If we now use the new XSL filter, then the result is as shown below.

Example 31. Comparison using the XSL filter (no changes as expected)

<?xml version="1.0" encoding="UTF-8" standalone="yes"?> 
<schema deltaxml:deltaV2="A=B" deltaxml:version="2.0" deltaxml:content-type="changes-only" /> 

This shows no changes, as expected, because all we have done is to change the order of some of the elements where this is not significant.

If any 'real' changes are made these will be seen in the result.

4. Summary of steps for XSL template definition

The worked example above shows how an XSL template can be developed for a specific XML structure. These steps can be summarized as follows.

4.1. Expand DTD or Schema

It is first necessary to expand any entities or Schema structures that are used in the DTD or schema so that the real structure can be seen. If this step is not done it is likely that repeating content particles will not be correctly identified.

4.2. Identify repeating content particles

Each repeating content particle should be identified.

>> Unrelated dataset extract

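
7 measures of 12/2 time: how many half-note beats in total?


Time signature 12/2: the bottom number 2 means the half note gets one count
The top number 12 means 12 half-note beats per measure
Total = 12 × 7 measures
= 84 half-note beats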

4.3. Determine which content particles are unordered

For each identified content particle, determine whether it is ordered or not. Note that MIXED and ANY content is always considered ordered because of the presence of PCDATA.

4.4. For each unordered content particle, add deltaxml:ordered attribute

For any element that has an unordered repeating content particle within it, a deltaxml:ordered="false" attribute needs to be added. Only a single template is needed for this but remember to add this attribute also in any other template that handles these elements.

4.5. For each unordered content particle, determine keys

For each unordered content particle, determine, for each element that is repeated, the keys that are suitable to identify the element. The key may be a constant value, a single attribute, a combination of attributes or the content of a child element. With XSL it is possible to cater for complex keys because the full power of the language is available to set up the deltaxml:key attribute.

4.6. Check the behaviour of the script

The worked example above discusses some of the issues in developing the XSL stylesheet to behave correctly. A set of test data examples will ensure that the effect that you require has been achieved. As XSL uses a pattern-matching mechanism, it is easy to get the wrong effects if a template is selected that you had not intended.

5. Conclusions

This paper shows how to develop an XSL filter to make DeltaXML work intelligently for a particular XML format. Simple keys can easily be represented using modifications of the worked example above. For more complex situations, the full power of XSL is available to configure the input files with additional attributes to drive DeltaXML in special ways according to the ordering and keys of elements.

The additional attributes can be stripped out using an output filter or left in for further processing. For any re-combination with the original files, the attributes will need to be present in both files.

The full XSLT filter is provided in the examples that are in the evaluation code download.